Vale a pena levar dólar ou real para Bariloche?
Dólar em espécie costuma render mais. Trocar via Western Union em Bariloche paga próximo ao dólar MEP, quase o dobro do câmbio oficial usado pelo cartão de crédito brasileiro. Muitos restaurantes e cabanas também oferecem 10% a 20% de desconto para pagamento em moeda forte.
Quanto custa esquiar no Cerro Catedral?
Em julho de 2025, o ski pass diário adulto girava entre R$ 400 e R$ 550. Somando aluguel de equipamento (R$ 180 a R$ 280) e roupa de neve (R$ 120 a R$ 200), o dia na neve pode passar de R$ 1.000 por pessoa. Os preços variam por categoria de dia e são atualizados todo ano no site oficial do Catedral.

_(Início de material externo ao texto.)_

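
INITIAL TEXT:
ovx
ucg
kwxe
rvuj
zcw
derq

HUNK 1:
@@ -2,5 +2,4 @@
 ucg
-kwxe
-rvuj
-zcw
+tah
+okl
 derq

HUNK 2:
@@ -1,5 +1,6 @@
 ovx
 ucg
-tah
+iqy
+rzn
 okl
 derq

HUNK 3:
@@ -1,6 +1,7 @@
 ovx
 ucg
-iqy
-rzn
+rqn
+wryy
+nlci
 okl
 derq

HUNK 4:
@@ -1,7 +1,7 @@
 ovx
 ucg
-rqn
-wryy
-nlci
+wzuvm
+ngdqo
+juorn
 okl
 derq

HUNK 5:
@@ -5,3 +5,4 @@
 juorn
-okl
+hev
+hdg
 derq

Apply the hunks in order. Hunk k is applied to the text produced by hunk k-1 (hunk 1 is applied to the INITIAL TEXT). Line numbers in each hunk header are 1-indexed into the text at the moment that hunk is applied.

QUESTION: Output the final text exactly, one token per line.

Hunk 1: at line 2 remove [kwxe,rvuj,zcw] add [tah,okl] -> 5 lines: ovx ucg tah okl derq
Hunk 2: at line 1 remove [tah] add [iqy,rzn] -> 6 lines: ovx ucg iqy rzn okl derq
Hunk 3: at line 1 remove [iqy,rzn] add [rqn,wryy,nlci] -> 7 lines: ovx ucg rqn wryy nlci okl derq
Hunk 4: at line 1 remove [rqn,wryy,nlci] add [wzuvm,ngdqo,juorn] -> 7 lines: ovx ucg wzuvm ngdqo juorn okl derq
Hunk 5: at line 5 remove [okl] add [hev,hdg] -> 8 lines: ovx ucg wzuvm ngdqo juorn hev hdg derq

Answer: ovx
ucg
wzuvm
ngdqo
juorn
hev
hdg
derq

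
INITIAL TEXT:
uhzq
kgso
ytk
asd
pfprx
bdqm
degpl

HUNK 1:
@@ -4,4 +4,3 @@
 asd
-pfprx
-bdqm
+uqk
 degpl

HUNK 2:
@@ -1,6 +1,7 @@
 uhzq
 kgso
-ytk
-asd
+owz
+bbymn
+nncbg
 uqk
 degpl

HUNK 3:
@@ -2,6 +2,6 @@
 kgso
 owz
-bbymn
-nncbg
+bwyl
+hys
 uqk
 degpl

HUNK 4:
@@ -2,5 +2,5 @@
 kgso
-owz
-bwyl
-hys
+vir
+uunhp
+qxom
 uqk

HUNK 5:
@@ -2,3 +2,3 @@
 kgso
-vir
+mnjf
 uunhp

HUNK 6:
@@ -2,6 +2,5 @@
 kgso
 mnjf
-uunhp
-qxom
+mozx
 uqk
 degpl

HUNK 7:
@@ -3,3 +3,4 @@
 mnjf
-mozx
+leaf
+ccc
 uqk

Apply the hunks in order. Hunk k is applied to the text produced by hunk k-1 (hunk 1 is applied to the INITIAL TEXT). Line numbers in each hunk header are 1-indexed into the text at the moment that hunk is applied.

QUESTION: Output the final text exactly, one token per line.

Answer: uhzq
kgso
mnjf
leaf
ccc
uqk
degpl

Derivation:
Hunk 1: at line 4 remove [pfprx,bdqm] add [uqk] -> 6 lines: uhzq kgso ytk asd uqk degpl
Hunk 2: at line 1 remove [ytk,asd] add [owz,bbymn,nncbg] -> 7 lines: uhzq kgso owz bbymn nncbg uqk degpl
Hunk 3: at line 2 remove [bbymn,nncbg] add [bwyl,hys] -> 7 lines: uhzq kgso owz bwyl hys uqk degpl
Hunk 4: at line 2 remove [owz,bwyl,hys] add [vir,uunhp,qxom] -> 7 lines: uhzq kgso vir uunhp qxom uqk degpl
Hunk 5: at line 2 remove [vir] add [mnjf] -> 7 lines: uhzq kgso mnjf uunhp qxom uqk degpl
Hunk 6: at line 2 remove [uunhp,qxom] add [mozx] -> 6 lines: uhzq kgso mnjf mozx uqk degpl
Hunk 7: at line 3 remove [mozx] add [leaf,ccc] -> 7 lines: uhzq kgso mnjf leaf ccc uqk degpl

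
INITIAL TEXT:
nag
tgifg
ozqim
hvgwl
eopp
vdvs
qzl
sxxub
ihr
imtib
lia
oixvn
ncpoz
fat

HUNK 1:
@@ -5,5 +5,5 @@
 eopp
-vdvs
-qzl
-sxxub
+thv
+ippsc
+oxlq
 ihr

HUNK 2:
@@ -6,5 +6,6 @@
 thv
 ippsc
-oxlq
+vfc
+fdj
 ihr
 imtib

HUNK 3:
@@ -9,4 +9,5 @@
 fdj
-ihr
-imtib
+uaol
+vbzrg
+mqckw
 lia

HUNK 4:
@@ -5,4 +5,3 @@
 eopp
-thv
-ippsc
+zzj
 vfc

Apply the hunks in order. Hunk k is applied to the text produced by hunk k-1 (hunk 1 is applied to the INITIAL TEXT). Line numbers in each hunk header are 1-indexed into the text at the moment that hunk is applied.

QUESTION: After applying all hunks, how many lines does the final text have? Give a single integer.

Hunk 1: at line 5 remove [vdvs,qzl,sxxub] add [thv,ippsc,oxlq] -> 14 lines: nag tgifg ozqim hvgwl eopp thv ippsc oxlq ihr imtib lia oixvn ncpoz fat
Hunk 2: at line 6 remove [oxlq] add [vfc,fdj] -> 15 lines: nag tgifg ozqim hvgwl eopp thv ippsc vfc fdj ihr imtib lia oixvn ncpoz fat
Hunk 3: at line 9 remove [ihr,imtib] add [uaol,vbzrg,mqckw] -> 16 lines: nag tgifg ozqim hvgwl eopp thv ippsc vfc fdj uaol vbzrg mqckw lia oixvn ncpoz fat
Hunk 4: at line 5 remove [thv,ippsc] add [zzj] -> 15 lines: nag tgifg ozqim hvgwl eopp zzj vfc fdj uaol vbzrg mqckw lia oixvn ncpoz fat
Final line count: 15

Answer: 15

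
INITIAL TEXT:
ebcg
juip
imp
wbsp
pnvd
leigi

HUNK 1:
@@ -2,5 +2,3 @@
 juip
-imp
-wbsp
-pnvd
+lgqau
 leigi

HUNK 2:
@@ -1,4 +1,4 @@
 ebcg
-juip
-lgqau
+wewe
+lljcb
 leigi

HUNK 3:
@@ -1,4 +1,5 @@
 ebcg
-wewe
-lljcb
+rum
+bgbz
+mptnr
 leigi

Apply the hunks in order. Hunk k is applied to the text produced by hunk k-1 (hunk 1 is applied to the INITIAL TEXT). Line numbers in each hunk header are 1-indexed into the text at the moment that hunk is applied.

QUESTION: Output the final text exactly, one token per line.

Answer: ebcg
rum
bgbz
mptnr
leigi

Derivation:
Hunk 1: at line 2 remove [imp,wbsp,pnvd] add [lgqau] -> 4 lines: ebcg juip lgqau leigi
Hunk 2: at line 1 remove [juip,lgqau] add [wewe,lljcb] -> 4 lines: ebcg wewe lljcb leigi
Hunk 3: at line 1 remove [wewe,lljcb] add [rum,bgbz,mptnr] -> 5 lines: ebcg rum bgbz mptnr leigi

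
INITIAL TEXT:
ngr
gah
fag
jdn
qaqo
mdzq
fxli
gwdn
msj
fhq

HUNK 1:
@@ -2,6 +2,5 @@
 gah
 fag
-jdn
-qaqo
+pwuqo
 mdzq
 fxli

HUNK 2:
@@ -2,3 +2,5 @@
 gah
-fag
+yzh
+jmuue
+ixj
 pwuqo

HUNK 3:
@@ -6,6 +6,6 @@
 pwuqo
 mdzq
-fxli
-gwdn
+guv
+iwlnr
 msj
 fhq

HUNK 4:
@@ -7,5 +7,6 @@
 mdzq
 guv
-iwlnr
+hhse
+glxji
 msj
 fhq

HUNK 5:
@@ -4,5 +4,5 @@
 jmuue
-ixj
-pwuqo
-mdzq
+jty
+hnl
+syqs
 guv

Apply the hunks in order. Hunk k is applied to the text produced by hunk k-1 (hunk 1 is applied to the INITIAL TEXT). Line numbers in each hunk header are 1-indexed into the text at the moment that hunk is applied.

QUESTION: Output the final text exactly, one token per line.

Answer: ngr
gah
yzh
jmuue
jty
hnl
syqs
guv
hhse
glxji
msj
fhq

Derivation:
Hunk 1: at line 2 remove [jdn,qaqo] add [pwuqo] -> 9 lines: ngr gah fag pwuqo mdzq fxli gwdn msj fhq
Hunk 2: at line 2 remove [fag] add [yzh,jmuue,ixj] -> 11 lines: ngr gah yzh jmuue ixj pwuqo mdzq fxli gwdn msj fhq
Hunk 3: at line 6 remove [fxli,gwdn] add [guv,iwlnr] -> 11 lines: ngr gah yzh jmuue ixj pwuqo mdzq guv iwlnr msj fhq
Hunk 4: at line 7 remove [iwlnr] add [hhse,glxji] -> 12 lines: ngr gah yzh jmuue ixj pwuqo mdzq guv hhse glxji msj fhq
Hunk 5: at line 4 remove [ixj,pwuqo,mdzq] add [jty,hnl,syqs] -> 12 lines: ngr gah yzh jmuue jty hnl syqs guv hhse glxji msj fhq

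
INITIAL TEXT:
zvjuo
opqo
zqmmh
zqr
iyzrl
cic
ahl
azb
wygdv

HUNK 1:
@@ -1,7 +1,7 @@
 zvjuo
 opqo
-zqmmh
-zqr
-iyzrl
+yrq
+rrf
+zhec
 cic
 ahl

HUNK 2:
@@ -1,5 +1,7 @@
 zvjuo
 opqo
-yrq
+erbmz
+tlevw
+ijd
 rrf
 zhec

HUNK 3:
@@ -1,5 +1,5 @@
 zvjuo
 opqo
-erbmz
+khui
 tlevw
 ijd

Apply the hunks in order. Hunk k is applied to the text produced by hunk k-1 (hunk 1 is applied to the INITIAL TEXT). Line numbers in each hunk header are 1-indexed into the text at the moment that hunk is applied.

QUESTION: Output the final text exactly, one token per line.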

Quando é mais barato viajar para Bariloche?
As janelas mais econômicas são abril a meados de junho e setembro a meados de novembro, quando voos saem a partir de R$ 1.800 e a hospedagem pode custar 30% a 40% menos que em julho. Quem precisa esquiar não tem muita escolha além da alta temporada de inverno.
É necessário alugar carro em Bariloche?
Não é obrigatório, mas ajuda bastante no inverno para chegar ao Cerro Catedral e no verão para explorar a Bustillo no próprio ritmo. O ônibus de linha 20 cobre o trajeto da Bustillo até o Catedral por cerca de R$ 5 a R$ 7 a passagem, e o Circuito Chico inteiro dá para fazer sem carro.